[The only “personal” connection I’ve had with John Denver was a friend of mine from Colorado who told me he was at a gas station in Colorado when John Denver rolled in, driving his Mercedes sports car. “It was weird,” my friend told me, “The top was down and he was blasting his own music at 100 decibels.” Weird? … I dunno … it sounds exactly like something I would do myself. What say you, ‘backs and ‘belles? Do we let John Deutschendorf Denver hang out with us in The Jungle? SB SM]
Today’s selection — from John Denver by J. Deutschendorf. The early career of John Denver:
“Henry John Deutschendorf Jr. was the son of Captain Henry John ‘Dutch’ Deutschendorf, a United States Army Air Forces pilot, stationed at Roswell AAF and his wife, his ‘Oklahoma Sweetheart’, Erma Louise (nee Swope). Years later, as a Lieutenant Colonel in the U.S. Air Force, Deutschendorf Sr. set 3 speed records in a B-58 Hustler bomber, being inducted into the Air Force Hall of Fame. In his autobiography, Take Me Home, Denver described his life as the eldest son of a family shaped by a stern father, who couldn’t show his love for his children.
“Because John’s father was in the military, his family moved frequently, so it was difficult for him to make friends and fit in with other children of his own age. Constantly being the new kid was troubling for the introverted Denver, who grew up always feeling as though he should be somewhere else, but never knowing where that ‘right’ place was.
“While the family was stationed at Davis-Monthan Air Force Base in Tucson, Arizona, John was a member of the Tucson Arizona Boys Chorus for two years.
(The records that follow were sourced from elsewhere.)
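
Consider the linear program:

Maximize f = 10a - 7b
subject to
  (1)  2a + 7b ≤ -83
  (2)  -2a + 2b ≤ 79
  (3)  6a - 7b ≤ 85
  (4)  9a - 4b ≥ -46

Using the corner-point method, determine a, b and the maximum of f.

Corner points and f = 10a - 7b:
  (1/4, -167/14) → f = 86
  (-654/71, -655/71) → f = -1955/71
  (-662/39, -347/13) → f = 667/39

The binding constraints are 2a + 7b = -83 and 6a - 7b = 85.
Solving simultaneously gives a = 1/4, b = -167/14.

a = 1/4, b = -167/14, maximum f = 86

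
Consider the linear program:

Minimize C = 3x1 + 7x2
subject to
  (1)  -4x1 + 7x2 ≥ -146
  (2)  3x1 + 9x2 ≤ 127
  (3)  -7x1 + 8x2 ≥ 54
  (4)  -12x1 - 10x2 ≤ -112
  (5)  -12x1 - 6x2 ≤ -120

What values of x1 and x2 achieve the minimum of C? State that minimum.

x1 = 106/23, x2 = 248/23, minimum C = 2054/23

Feasible corners and C = 3x1 + 7x2:
  (530/87, 1051/87) → C = 8947/87
  (53/15, 194/15) → C = 1517/15
  (106/23, 248/23) → C = 2054/23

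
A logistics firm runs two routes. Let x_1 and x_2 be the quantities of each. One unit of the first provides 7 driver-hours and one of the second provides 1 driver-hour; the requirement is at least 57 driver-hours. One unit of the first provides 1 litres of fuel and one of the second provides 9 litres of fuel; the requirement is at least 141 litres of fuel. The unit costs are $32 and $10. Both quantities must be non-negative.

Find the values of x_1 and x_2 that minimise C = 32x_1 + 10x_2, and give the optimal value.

Corner points and C = 32x_1 + 10x_2:
  (0, 57) → C = 570
  (141, 0) → C = 4512
  (6, 15) → C = 342
The feasible region is unbounded (it extends along (0, 1), (1, 0)), but C strictly increases along every unbounded feasible direction, so there is no improving ray and the minimum is attained at a vertex.

x_1 = 6, x_2 = 15, minimum C = 342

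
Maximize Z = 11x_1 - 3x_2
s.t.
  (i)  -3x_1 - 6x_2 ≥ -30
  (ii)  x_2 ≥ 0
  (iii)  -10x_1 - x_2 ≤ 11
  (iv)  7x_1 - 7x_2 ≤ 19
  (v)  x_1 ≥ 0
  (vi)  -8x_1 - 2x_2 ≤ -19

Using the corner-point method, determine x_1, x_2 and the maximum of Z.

x_1 = 36/7, x_2 = 17/7, maximum Z = 345/7

Extreme points and Z = 11x_1 - 3x_2:
  (36/7, 17/7) → Z = 345/7
  (9/7, 61/14) → Z = 15/14
  (19/7, 0) → Z = 209/7
  (19/8, 0) → Z = 209/8

The binding constraints are -3x_1 - 6x_2 = -30 and 7x_1 - 7x_2 = 19.
Solving simultaneously gives x_1 = 36/7, x_2 = 17/7.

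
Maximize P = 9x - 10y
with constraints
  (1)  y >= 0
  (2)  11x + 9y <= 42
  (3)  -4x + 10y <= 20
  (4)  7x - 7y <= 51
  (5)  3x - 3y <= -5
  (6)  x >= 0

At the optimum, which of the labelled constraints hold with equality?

Corner points and P = 9x - 10y:
  (5/9, 20/9) → P = -155/9
  (0, 2) → P = -20
  (0, 5/3) → P = -50/3

The maximum is at (0, 5/3). Substituting into each constraint, equality holds for (5) and (6); the remaining constraints have slack.

(5) and (6)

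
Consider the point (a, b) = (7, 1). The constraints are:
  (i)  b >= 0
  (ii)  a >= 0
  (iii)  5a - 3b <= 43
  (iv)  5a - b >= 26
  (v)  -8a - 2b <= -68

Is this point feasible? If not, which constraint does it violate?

Constraint (v): -8a - 2b = -58, which is not ≤ -68. All other constraints are satisfied.

not feasible — violates (v)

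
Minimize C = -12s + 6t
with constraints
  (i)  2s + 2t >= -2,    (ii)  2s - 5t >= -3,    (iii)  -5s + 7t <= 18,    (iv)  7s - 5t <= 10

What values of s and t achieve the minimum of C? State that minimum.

s = 13/5, t = 41/25, minimum C = -534/25

Vertices and C = -12s + 6t:
  (-8/7, 1/7) → C = 102/7
  (5/12, -17/12) → C = -27/2
  (13/5, 41/25) → C = -534/25

The binding constraints are 2s - 5t = -3 and 7s - 5t = 10.
Solving simultaneously gives s = 13/5, t = 41/25.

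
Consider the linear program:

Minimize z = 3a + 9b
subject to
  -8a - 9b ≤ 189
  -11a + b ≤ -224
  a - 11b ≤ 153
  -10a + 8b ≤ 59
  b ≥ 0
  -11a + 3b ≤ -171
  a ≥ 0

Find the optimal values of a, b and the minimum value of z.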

Denver was happy living in Tucson, but his father was then transferred to Maxwell AFB in Montgomery, Alabama, which was in the midst of the Montgomery bus boycotts by blacks fighting for civil rights.
“The family later moved to Carswell AFB in Fort Worth, Texas, where John graduated from Arlington Heights High School. Denver wasn’t happy at Fort Worth, so during his third year of high school, he drove his father’s car to California to visit family friends and begin his music career but his father flew to bringing his reluctant son back to California in a friend’s jet, bringing his reluctant son back to complete his schooling.
“John was given a present of an acoustic guitar from his grandmother, when aged 11, which he learned to play well enough to perform at local clubs by the time he got to college. He changed his surname to ‘Denver’ after the capital of his favorite state, Colorado, when Randy Sparks, founder of The New Christy Minstrels, suggested that ‘Deutchendorf’ wouldn’t fit comfortably on a marquee.
“John studied Architecture at Texas Tech University in Lubbock, while singing in a folk-music group called ‘The Alpine Trio’. He was a member of the Delta Tau Delta Fraternity, before dropping out of the Texas Tech School of Engineering during 1963 then moving to Los Angeles, where he sang in folk clubs. Denver joined The Mitchell Trio during 1965, replacing founder Chad Mitchell, which later became ‘Denver, Boise, and Johnson’, John Denver, David Boise, and Michael Johnson.
“John left the band to pursue a solo career during 1969, releasing his first album for RCA Records: Rhymes & Reasons. Denver had made a self-produced demo recording of some of the songs he played at his concerts 2 years previously, including ‘Babe I Hate to Go’, later renamed ‘Leaving on a Jet Plane’, having made several copies, which he gave out as Christmas presents.
“Milt Okun, producer for the Mitchell Trio and the high-profile folk group Peter, Paul and Mary, who’d also become John’s producer, took the unreleased ‘Jet Plane’ song to Peter, Paul and Mary. Their version of the song hit# 1 on the Billboard Hot 100, the group’s only US chart-topping single, also reaching U.K. No. 2 during February 1970, having made No. 1 on the U.S. Cash Box chart in December 1969.
“Although RCA didn’t actively promote Rhymes & Reasons by organizing a tour, Denver embarked on an impromptu supporting tour of the Midwest, stopping at towns and cities as the mood took him, offering to play free concerts at local venues. When he was successful in persuading a school, college, American Legion hall, or local coffee-house to let him play, he would spend a day or so distributing posters in the town, usually going to the local radio station, guitar in hand, offering himself for an interview.
“With his foot in the door as composer of ‘Leaving on a Jet Plane’, he often got some valuable promotional airtime, usually featuring one or two songs performed live. Some venues would let him play for the ‘door’, with others restricting him to selling copies of his L.P. during the intermission then following the show.”